Q: What are some examples of unhealthy snacks to avoid?

A: Super-concentrated sweets such as candies, brownies, and cookies are fine as a treat once in a while but should not be consumed consistently. The sugar from these snacks absorbs into the bloodstream very quickly, causing blood sugar levels to spike and shoot back down again. When that happens, you find yourself hungry again after not too long, causing you to overeat.

Q: Is it best to vary the types of snacks you have throughout the day, week, season, or even year?

A: Yes! For fruits and vegetables, you should try to find snacks that are in season. They’ll be fresher, richer, and cost a little less. For example, summer is the best time for berries, stone fruits, and cherries.

Q: How can parents help their children develop healthy snacking habits?

A: Children often mimic their parents’ preferences. If a parent tells a child, “I hate carrots,” then the child is going to avoid carrots, so be careful when discussing foods you don’t like. Otherwise, it’s all about making it fun! A few interactive snacks that are great for children include:

  • “Ants on a log,” or peanut butter with unsweetened raisins on celery sticks
  • Layered yogurt parfait
  • Mini pizzas on an English muffin

Q: Can snacking be addictive? How do you help patients overcome their addiction?

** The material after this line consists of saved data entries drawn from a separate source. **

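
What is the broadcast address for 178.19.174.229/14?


Network: 178.16.0.0/14
Host bits = 18
Set all host bits to 1:
Broadcast: 178.19.255.255


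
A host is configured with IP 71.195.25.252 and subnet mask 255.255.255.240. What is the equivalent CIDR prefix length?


Binary: 11111111.11111111.11111111.11110000
Count leading 1s
Prefix: /28


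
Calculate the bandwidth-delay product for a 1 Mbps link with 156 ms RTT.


BDP = bandwidth * RTT
= 1 Mbps * 156 ms
= 1 * 1e6 * 156 / 1000 bits
= 156000 bits
= 19500 bytes
= 19.043 KB
BDP = 156000 bits (19500 bytes)


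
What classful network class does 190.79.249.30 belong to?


First octet: 190
Binary: 10111110
10xxxxxx -> Class B (128-191)
Class B, default mask 255.255.0.0 (/16)


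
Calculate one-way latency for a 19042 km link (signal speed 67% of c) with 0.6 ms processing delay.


Speed = 0.67 * 3e5 km/s = 201000 km/s
Propagation delay = 19042 / 201000 = 0.0947 s = 94.7363 ms
Processing delay = 0.6 ms
Total one-way latency = 95.3363 ms


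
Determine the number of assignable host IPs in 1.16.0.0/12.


Host bits = 32 - 12 = 20
Total addresses = 2^20 = 1048576
Usable = total - 2 (network and broadcast)
Usable hosts: 1048574


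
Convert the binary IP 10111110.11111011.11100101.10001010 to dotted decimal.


10111110 = 190
11111011 = 251
11100101 = 229
10001010 = 138
IP: 190.251.229.138


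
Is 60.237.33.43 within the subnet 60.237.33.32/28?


Subnet network: 60.237.33.32
Test IP AND mask: 60.237.33.32
Yes, 60.237.33.43 is in 60.237.33.32/28


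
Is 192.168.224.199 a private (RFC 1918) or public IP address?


RFC 1918 private ranges:
  10.0.0.0/8 (10.0.0.0 - 10.255.255.255)
  172.16.0.0/12 (172.16.0.0 - 172.31.255.255)
  192.168.0.0/16 (192.168.0.0 - 192.168.255.255)
Private (in 192.168.0.0/16)


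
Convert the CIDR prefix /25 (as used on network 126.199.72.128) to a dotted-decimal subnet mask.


/25 means 25 network bits, 7 host bits
Binary: 11111111111111111111111110000000
Mask: 255.255.255.128


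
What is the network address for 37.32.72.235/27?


IP:   00100101.00100000.01001000.11101011
Mask: 11111111.11111111.11111111.11100000
AND operation:
Net:  00100101.00100000.01001000.11100000
Network: 37.32.72.224/27


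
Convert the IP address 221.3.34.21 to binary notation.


221 = 11011101
3 = 00000011
34 = 00100010
21 = 00010101
Binary: 11011101.00000011.00100010.00010101


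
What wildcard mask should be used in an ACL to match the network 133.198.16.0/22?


Subnet mask: 255.255.252.0
Wildcard = 255.255.255.255 - subnet mask
255 - 255 = 0
255 - 255 = 0
255 - 252 = 3
255 - 0 = 255
Wildcard: 0.0.3.255


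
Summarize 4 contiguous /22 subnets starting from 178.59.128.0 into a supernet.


Original prefix: /22
Number of subnets: 4 = 2^2
New prefix = 22 - 2 = 20
Supernet: 178.59.128.0/20


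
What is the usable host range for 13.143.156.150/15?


Network: 13.142.0.0
Broadcast: 13.143.255.255
First usable = network + 1
Last usable = broadcast - 1
Range: 13.142.0.1 to 13.143.255.254


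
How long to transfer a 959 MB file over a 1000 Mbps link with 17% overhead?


Effective throughput = 1000 * (1 - 17/100) = 830 Mbps
File size in Mb = 959 * 8 = 7672 Mb
Time = 7672 / 830
Time = 9.2434 seconds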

A: Yes. When patients have trouble eating enough, I will help them keep track of their eating habits with a “food diary.” Often, it turns out that all they’re doing is snacking all day. When eating processed foods like Cheetos or Oreos, our brains receive a dopamine hit that encourages us to eat more. It’s easy to end up getting a whole lot of calories from snacks that really don’t offer any nutrition.

We have to be careful about planning out snacks and sticking to no more than two or three snacks a day so that we don’t exceed our calorie goals.

Q: What do you wish more people were aware of about snacking?

A: Food labels! Oftentimes, we think that a single bag of chips, for example, will be equivalent to one serving. However, even small items often include two or three servings in them. Always be sure to properly read the number of servings for each snack and not just the number of calories, because you might need to do some math to get the true number of calories.